Google Inc.’s $22.5 million agreement with the U.S. Federal Trade Commission to settle claims the company improperly planted cookies on Apple Inc. (AAPL:US)’s Safari Internet browser was approved by a federal judge.
U.S. District Judge Susan Illston in San Francisco found arguments from a consumer group that the settlement was inadequate unpersuasive and accepted the agreement.
The court “finds that the proposed order is both procedurally and substantively fair, adequate and reasonable,” Illston wrote in her order issued after yesterday’s hearing.
Under terms of the settlement, in addition to paying the fine, Google agreed to disable all the tracking cookies it had placed on the computers of Safari users and ensure all are gone by February 2014. Google denied wrongdoing, according to filings in federal court in San Francisco. When the breach was exposed in February, Google said that it “didn’t anticipate this would happen.”
Advocacy group Consumer Watchdog opposed the accord at a court hearing yesterday, saying it let Google off too easily. The group also suggested that the FTC’s separate antitrust investigation of the world’s largest search engine company may lack teeth.
“It implicates the procedure that will be used to resolve the antitrust case,” Gary Reback, an attorney for Consumer Watchdog, said in an interview after the hearing. “A consent decree will be weak, it won’t really make Google do anything.”

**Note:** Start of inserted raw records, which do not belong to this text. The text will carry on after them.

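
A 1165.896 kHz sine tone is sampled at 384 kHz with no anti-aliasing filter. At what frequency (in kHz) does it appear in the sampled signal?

Nyquist = 384,000/2 = 192,000 Hz; 1,165,896 Hz exceeds it.
Alias = |1,165,896 − 3×384,000| = |1,165,896 − 1,152,000| = 13,896 Hz = 13.896 kHz.

13.896 kHz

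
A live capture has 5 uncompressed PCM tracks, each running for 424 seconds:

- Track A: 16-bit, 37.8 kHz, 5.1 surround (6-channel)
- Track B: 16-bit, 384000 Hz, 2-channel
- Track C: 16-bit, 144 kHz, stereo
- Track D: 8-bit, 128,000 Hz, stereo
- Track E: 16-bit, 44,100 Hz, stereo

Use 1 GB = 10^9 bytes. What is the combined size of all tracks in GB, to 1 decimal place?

Track A: 37,800 × 424 × 2 × 6 = 192,326,400 bytes.
Track B: 384,000 × 424 × 2 × 2 = 651,264,000 bytes.
Track C: 144,000 × 424 × 2 × 2 = 244,224,000 bytes.
Track D: 128,000 × 424 × 1 × 2 = 108,544,000 bytes.
Track E: 44,100 × 424 × 2 × 2 = 74,793,600 bytes.
Total = 1,271,152,000 bytes = 1.3 GB.

1.3 GB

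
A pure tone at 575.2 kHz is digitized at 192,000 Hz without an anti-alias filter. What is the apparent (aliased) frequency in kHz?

Nyquist = 192,000/2 = 96,000 Hz; 575,200 Hz exceeds it.
Alias = |575,200 − 3×192,000| = |575,200 − 576,000| = 800 Hz = 0.8 kHz.

0.8 kHz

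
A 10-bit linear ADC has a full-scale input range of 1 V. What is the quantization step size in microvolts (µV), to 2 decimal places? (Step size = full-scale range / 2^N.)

976.56 µV

1 V / 2^10 = 1 / 1,024 V = 976.56 µV.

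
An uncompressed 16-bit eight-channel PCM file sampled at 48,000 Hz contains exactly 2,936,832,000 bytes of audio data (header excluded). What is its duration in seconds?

Byte rate = 48,000 × 2 × 8 = 768,000 bytes/s.
Duration = 2,936,832,000 / 768,000 = 3,824 s.

3,824 seconds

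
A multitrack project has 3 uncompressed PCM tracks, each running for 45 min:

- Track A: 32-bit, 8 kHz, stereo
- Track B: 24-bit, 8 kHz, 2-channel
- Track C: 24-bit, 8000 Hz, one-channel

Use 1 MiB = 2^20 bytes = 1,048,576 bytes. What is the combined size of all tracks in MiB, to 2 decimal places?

45 min = 2,700 s.
Track A: 8,000 × 2,700 × 4 × 2 = 172,800,000 bytes.
Track B: 8,000 × 2,700 × 3 × 2 = 129,600,000 bytes.
Track C: 8,000 × 2,700 × 3 × 1 = 64,800,000 bytes.
Total = 367,200,000 bytes = 350.19 MiB.

350.19 MiB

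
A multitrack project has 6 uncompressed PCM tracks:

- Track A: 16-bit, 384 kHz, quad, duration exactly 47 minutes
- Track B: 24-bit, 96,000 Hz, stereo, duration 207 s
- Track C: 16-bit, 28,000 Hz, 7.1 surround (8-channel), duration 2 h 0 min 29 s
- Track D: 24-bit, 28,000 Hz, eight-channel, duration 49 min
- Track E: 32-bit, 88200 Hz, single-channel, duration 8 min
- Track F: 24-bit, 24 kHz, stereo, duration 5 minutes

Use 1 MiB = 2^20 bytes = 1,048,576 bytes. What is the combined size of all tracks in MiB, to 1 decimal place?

13550.8 MiB

Track A: exactly 47 minutes = 2,820 s; 384,000 × 2,820 × 2 × 4 = 8,663,040,000 bytes.
Track B: 96,000 × 207 × 3 × 2 = 119,232,000 bytes.
Track C: 2 h 0 min 29 s = 7,229 s; 28,000 × 7,229 × 2 × 8 = 3,238,592,000 bytes.
Track D: 49 min = 2,940 s; 28,000 × 2,940 × 3 × 8 = 1,975,680,000 bytes.
Track E: 8 min = 480 s; 88,200 × 480 × 4 × 1 = 169,344,000 bytes.
Track F: 5 minutes = 300 s; 24,000 × 300 × 3 × 2 = 43,200,000 bytes.
Total = 14,209,088,000 bytes = 13550.8 MiB.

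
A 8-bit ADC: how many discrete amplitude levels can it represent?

2^8 = 256.

256 levels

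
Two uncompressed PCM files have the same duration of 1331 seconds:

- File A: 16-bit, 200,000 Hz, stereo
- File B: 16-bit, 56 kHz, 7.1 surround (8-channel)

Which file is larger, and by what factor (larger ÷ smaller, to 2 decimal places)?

File A: 200,000 × 2 × 2 = 800,000 bytes/s.
File B: 56,000 × 2 × 8 = 896,000 bytes/s.
File B is larger; ratio = 1,192,576,000 / 1,064,800,000 = 1.12.

File B, by a factor of 1.12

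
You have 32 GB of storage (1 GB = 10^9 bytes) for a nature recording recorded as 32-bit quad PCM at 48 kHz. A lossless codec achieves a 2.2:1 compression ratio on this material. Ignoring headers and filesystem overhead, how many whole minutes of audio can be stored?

Uncompressed byte rate = 48,000 × 4 × 4 = 768,000 bytes/s.
After 2.2:1 compression, effective rate ≈ 349090.91 bytes/s.
Capacity = 32 × 1,000,000,000 = 32,000,000,000 bytes.
32,000,000,000 / effective rate ≈ 91666.67 s → 1,527 minutes.

1,527 minutes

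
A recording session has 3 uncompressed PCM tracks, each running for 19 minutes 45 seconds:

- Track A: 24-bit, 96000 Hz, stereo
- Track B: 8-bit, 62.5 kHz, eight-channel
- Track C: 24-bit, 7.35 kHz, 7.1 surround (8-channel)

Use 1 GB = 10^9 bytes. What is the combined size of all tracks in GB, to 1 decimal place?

1.5 GB

19 minutes 45 seconds = 1,185 s.
Track A: 96,000 × 1,185 × 3 × 2 = 682,560,000 bytes.
Track B: 62,500 × 1,185 × 1 × 8 = 592,500,000 bytes.
Track C: 7,350 × 1,185 × 3 × 8 = 209,034,000 bytes.
Total = 1,484,094,000 bytes = 1.5 GB.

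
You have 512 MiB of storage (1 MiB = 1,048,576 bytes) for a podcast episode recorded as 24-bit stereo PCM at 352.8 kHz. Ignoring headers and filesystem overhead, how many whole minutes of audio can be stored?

Uncompressed byte rate = 352,800 × 3 × 2 = 2,116,800 bytes/s.
Capacity = 512 × 1,048,576 = 536,870,912 bytes.
536,870,912 / 2,116,800 ≈ 253.62 s → 4 minutes.

4 minutes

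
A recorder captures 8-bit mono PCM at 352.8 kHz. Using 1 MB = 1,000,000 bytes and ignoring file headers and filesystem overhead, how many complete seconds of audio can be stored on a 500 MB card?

Uncompressed byte rate = 352,800 × 1 × 1 = 352,800 bytes/s.
Capacity = 500 × 1,000,000 = 500,000,000 bytes.
500,000,000 / 352,800 ≈ 1417.23 s → 1,417 seconds.

1,417 seconds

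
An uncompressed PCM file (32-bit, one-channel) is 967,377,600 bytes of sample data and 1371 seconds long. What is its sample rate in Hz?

176,400 Hz

Bytes = sample_rate × seconds × bytes_per_sample × channels.
sample_rate = 967,377,600 / (1,371 × 4 × 1) = 967,377,600 / 5,484 = 176,400 Hz.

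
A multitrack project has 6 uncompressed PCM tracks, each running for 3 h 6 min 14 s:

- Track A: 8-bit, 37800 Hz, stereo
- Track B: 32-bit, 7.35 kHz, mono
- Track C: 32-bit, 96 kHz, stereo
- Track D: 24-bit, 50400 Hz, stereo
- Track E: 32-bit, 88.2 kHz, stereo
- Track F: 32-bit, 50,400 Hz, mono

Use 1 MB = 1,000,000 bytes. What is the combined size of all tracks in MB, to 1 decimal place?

3 h 6 min 14 s = 11,174 s.
Track A: 37,800 × 11,174 × 1 × 2 = 844,754,400 bytes.
Track B: 7,350 × 11,174 × 4 × 1 = 328,515,600 bytes.
Track C: 96,000 × 11,174 × 4 × 2 = 8,581,632,000 bytes.
Track D: 50,400 × 11,174 × 3 × 2 = 3,379,017,600 bytes.
Track E: 88,200 × 11,174 × 4 × 2 = 7,884,374,400 bytes.
Track F: 50,400 × 11,174 × 4 × 1 = 2,252,678,400 bytes.
Total = 23,270,972,400 bytes = 23271.0 MB.

23271.0 MB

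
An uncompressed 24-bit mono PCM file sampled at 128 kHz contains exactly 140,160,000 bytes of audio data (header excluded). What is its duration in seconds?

365 seconds

Byte rate = 128,000 × 3 × 1 = 384,000 bytes/s.
Duration = 140,160,000 / 384,000 = 365 s.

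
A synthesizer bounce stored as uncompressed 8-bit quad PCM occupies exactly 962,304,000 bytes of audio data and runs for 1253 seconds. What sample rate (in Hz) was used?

192,000 Hz

Bytes = sample_rate × seconds × bytes_per_sample × channels.
sample_rate = 962,304,000 / (1,253 × 1 × 4) = 962,304,000 / 5,012 = 192,000 Hz.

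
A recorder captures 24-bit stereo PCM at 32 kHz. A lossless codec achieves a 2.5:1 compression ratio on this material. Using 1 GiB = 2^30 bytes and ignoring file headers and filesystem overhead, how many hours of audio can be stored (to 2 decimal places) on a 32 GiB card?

Uncompressed byte rate = 32,000 × 3 × 2 = 192,000 bytes/s.
After 2.5:1 compression, effective rate ≈ 76800 bytes/s.
Capacity = 32 × 1,073,741,824 = 34,359,738,368 bytes.
34,359,738,368 / effective rate ≈ 447392.43 s → 124.28 hours.

124.28 hours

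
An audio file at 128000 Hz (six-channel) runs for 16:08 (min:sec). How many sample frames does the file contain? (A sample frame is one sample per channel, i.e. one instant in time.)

123,904,000 sample frames

16:08 (min:sec) = 968 s.
128,000 samples/s × 968 s = 123,904,000 frames.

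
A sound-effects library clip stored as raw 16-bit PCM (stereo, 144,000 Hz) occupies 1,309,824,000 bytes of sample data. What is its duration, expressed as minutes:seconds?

Byte rate = 144,000 × 2 × 2 = 576,000 bytes/s.
Duration = 1,309,824,000 / 576,000 = 2,274 s.
2,274 s = 37:54.

37:54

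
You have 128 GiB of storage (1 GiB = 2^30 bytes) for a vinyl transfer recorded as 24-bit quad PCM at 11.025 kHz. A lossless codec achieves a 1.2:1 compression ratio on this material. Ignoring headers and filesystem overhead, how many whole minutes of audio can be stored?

Uncompressed byte rate = 11,025 × 3 × 4 = 132,300 bytes/s.
After 1.2:1 compression, effective rate ≈ 110250 bytes/s.
Capacity = 128 × 1,073,741,824 = 137,438,953,472 bytes.
137,438,953,472 / effective rate ≈ 1246611.82 s → 20,776 minutes.

20,776 minutes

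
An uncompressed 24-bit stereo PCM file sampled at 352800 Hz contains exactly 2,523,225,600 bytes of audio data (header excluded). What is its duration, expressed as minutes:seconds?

19:52

Byte rate = 352,800 × 3 × 2 = 2,116,800 bytes/s.
Duration = 2,523,225,600 / 2,116,800 = 1,192 s.
1,192 s = 19:52.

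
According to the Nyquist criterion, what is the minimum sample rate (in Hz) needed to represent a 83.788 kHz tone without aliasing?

167,576 Hz

Minimum sample rate = 2 × 83,788 Hz = 167,576 Hz.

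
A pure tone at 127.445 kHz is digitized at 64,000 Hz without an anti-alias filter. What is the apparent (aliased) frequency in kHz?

0.555 kHz

Nyquist = 64,000/2 = 32,000 Hz; 127,445 Hz exceeds it.
Alias = |127,445 − 2×64,000| = |127,445 − 128,000| = 555 Hz = 0.555 kHz.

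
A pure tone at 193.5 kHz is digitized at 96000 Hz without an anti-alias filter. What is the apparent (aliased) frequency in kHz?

Nyquist = 96,000/2 = 48,000 Hz; 193,500 Hz exceeds it.
Alias = |193,500 − 2×96,000| = |193,500 − 192,000| = 1,500 Hz = 1.5 kHz.

1.5 kHz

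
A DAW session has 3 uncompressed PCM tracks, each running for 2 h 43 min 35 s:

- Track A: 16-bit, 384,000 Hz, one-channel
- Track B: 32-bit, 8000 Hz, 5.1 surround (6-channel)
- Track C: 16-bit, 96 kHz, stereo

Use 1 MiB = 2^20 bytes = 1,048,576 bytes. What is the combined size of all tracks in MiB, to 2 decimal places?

2 h 43 min 35 s = 9,815 s.
Track A: 384,000 × 9,815 × 2 × 1 = 7,537,920,000 bytes.
Track B: 8,000 × 9,815 × 4 × 6 = 1,884,480,000 bytes.
Track C: 96,000 × 9,815 × 2 × 2 = 3,768,960,000 bytes.
Total = 13,191,360,000 bytes = 12580.26 MiB.

12580.26 MiB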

The FTC has been investigating whether Google is abusing its dominance of the Internet for almost 20 months, and the agency is prepared to sue if the Mountain View, California-based company fails to make an acceptable proposal, two people familiar with the matter said last week.
The record $22.5 million fine for the Safari breach is the FTC’s first for an alleged violation of Internet privacy. Google deceived consumers and violated terms of a 2011 consent decree when it bypassed Apple software’s privacy settings and planted cookies on Safari, which allowed it to track users Internet browsing behavior, the FTC alleged.

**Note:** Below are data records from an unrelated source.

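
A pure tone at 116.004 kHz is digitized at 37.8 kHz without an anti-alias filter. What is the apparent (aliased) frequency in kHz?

Nyquist = 37,800/2 = 18,900 Hz; 116,004 Hz exceeds it.
Alias = |116,004 − 3×37,800| = |116,004 − 113,400| = 2,604 Hz = 2.604 kHz.

2.604 kHz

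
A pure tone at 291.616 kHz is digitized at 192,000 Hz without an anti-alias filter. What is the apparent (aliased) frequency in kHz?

92.384 kHz

Nyquist = 192,000/2 = 96,000 Hz; 291,616 Hz exceeds it.
Alias = |291,616 − 2×192,000| = |291,616 − 384,000| = 92,384 Hz = 92.384 kHz.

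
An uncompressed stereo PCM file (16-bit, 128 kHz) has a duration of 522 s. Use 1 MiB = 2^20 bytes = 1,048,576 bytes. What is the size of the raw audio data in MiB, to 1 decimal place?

Bytes = 128,000 samples/s × 522 s × 2 bytes/sample × 2 ch = 267,264,000 bytes.
267,264,000 / 1,048,576 = 254.9 MiB.

254.9 MiB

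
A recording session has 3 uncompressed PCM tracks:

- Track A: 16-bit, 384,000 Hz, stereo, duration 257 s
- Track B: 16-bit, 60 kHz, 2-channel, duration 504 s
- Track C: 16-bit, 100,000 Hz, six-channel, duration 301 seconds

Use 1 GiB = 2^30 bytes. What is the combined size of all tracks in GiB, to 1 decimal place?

Track A: 384,000 × 257 × 2 × 2 = 394,752,000 bytes.
Track B: 60,000 × 504 × 2 × 2 = 120,960,000 bytes.
Track C: 100,000 × 301 × 2 × 6 = 361,200,000 bytes.
Total = 876,912,000 bytes = 0.8 GiB.

0.8 GiB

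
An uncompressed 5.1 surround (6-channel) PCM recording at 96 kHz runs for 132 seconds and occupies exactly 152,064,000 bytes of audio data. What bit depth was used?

Bytes per sample = 152,064,000 / (96,000 × 132 × 6) = 152,064,000 / 76,032,000 = 2.
Bit depth = 2 × 8 = 16 bits.

16 bits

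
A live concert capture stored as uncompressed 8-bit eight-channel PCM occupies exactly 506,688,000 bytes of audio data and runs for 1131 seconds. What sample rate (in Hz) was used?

Bytes = sample_rate × seconds × bytes_per_sample × channels.
sample_rate = 506,688,000 / (1,131 × 1 × 8) = 506,688,000 / 9,048 = 56,000 Hz.

56,000 Hz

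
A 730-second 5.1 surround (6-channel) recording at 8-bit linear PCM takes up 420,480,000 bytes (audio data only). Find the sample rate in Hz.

Bytes = sample_rate × seconds × bytes_per_sample × channels.
sample_rate = 420,480,000 / (730 × 1 × 6) = 420,480,000 / 4,380 = 96,000 Hz.

96,000 Hz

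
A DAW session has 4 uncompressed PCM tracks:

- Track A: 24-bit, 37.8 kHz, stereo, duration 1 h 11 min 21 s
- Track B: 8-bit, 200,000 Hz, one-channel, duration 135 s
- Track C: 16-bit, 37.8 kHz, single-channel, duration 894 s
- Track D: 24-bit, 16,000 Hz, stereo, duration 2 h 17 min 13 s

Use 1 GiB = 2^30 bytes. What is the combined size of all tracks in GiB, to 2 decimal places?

1.73 GiB

Track A: 1 h 11 min 21 s = 4,281 s; 37,800 × 4,281 × 3 × 2 = 970,930,800 bytes.
Track B: 200,000 × 135 × 1 × 1 = 27,000,000 bytes.
Track C: 37,800 × 894 × 2 × 1 = 67,586,400 bytes.
Track D: 2 h 17 min 13 s = 8,233 s; 16,000 × 8,233 × 3 × 2 = 790,368,000 bytes.
Total = 1,855,885,200 bytes = 1.73 GiB.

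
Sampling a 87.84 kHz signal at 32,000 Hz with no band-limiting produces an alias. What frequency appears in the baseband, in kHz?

8.16 kHz

Nyquist = 32,000/2 = 16,000 Hz; 87,840 Hz exceeds it.
Alias = |87,840 − 3×32,000| = |87,840 − 96,000| = 8,160 Hz = 8.16 kHz.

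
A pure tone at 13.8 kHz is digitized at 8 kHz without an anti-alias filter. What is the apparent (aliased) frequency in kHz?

2.2 kHz

Nyquist = 8,000/2 = 4,000 Hz; 13,800 Hz exceeds it.
Alias = |13,800 − 2×8,000| = |13,800 − 16,000| = 2,200 Hz = 2.2 kHz.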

Claudia Bourne Farrell, a spokeswoman for the FTC, didn’t immediately respond today to an e-mail seeking comment on the judge’s decision.
“We’re glad the court agreed there was no merit to this challenge,” Niki Fenwick, a spokeswoman for Google, said in an e-mail.
Software cookies are files residing on computers that help websites and browsers identify users.
Santa Monica, California-based Consumer Watchdog said the cookie settlement allows Google to keep and use the data it collected, thus letting the company continue to profit from its misconduct. Google collected data from as many as 190 million users whose browsers’ privacy settings were overridden by the cookies, the group said in court filings.
The group also faulted the settlement because it doesn’t include an admission of wrongdoing by Google.
David Kramer, Google’s attorney, told Illston that Consumer Watchdog’s concerns are “neither realistic or practical” because the company doesn’t retain cookie information identifying users and their Internet addresses change over time.
Adrienne Fowler, a Justice Department attorney, told Illston that Google garnered very little data on users and most of it came from other legal methods not at issue in the FTC case.
“Any data collected would really be a drop in the ocean,” Fowler said.
The company signed a consent decree with the FTC last year to settle allegations that it used deceptive tactics and violated its own privacy policies in introducing the Buzz social-networking service in 2010.
The 20-year agreement bars Google from misrepresenting how it handles user information and requires the company to follow policies that protect consumer data in new products.
The case is U.S. v. Google Inc. (GOOG:US), 3:12-cv-04177, U.S. District Court, Northern District of California (San Francisco).